The nullranges package contains functions for generation of feature sets (genomic regions) for exploring the null hypothesis of overlap or colocalization of two observed feature sets.
The package has two branches of functionality: matching or bootstrapping to generate null feature sets. The decision about which approach to use is ultimately up to the bioinformatics analyst. Here we describe the two different approaches briefly. For a listing of all the vignettes in the package, one can type:
vignette(package="nullranges")
Suppose we want to examine the significance of overlaps of genomic sets of features \(x\) and \(y\). To test the significance of this overlap, we calculate the overlap expected under the null by generating a null feature set \(y'\) (potentially many times). The null features in \(y'\) may be characterized by:
We provide a number of vignettes to describe the different matching and bootstrapping use cases. In the matching case, we have implemented a number of options, including nearest neighbor matching or rejection sampling based matching. In the bootstrapping case, we have implemented options for bootstrapping across or within chromosomes, and bootstrapping only within states of a segmented genome. We also provide a function to segment the genome by density of features.
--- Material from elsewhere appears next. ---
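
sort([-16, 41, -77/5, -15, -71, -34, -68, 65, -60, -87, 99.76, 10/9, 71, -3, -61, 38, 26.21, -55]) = [-87, -71, -68, -61, -60, -55, -34, -16, -77/5, -15, -3, 10/9, 26.21, 38, 41, 65, 71, 99.76]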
For example, supposing that \(x\) is a subset of genes, we may want to generate \(y'\) from \(y\) such that features are re-sampled in blocks from segments across the genome with similar gene density. In both cases, we provide a number of functions for performing quality control via visual inspection of diagnostic plots.
Finally, we recommend to incorporate list of regions where artificial features should not be placed, including the ENCODE Exclusion List (Amemiya, Kundaje, and Boyle 2019). This and other excluded ranges are made available in the excluderanges Bioconductor package by Mikhail Dozmorov. Use of excluded ranges is demonstrated in the segmented block bootstrap vignette.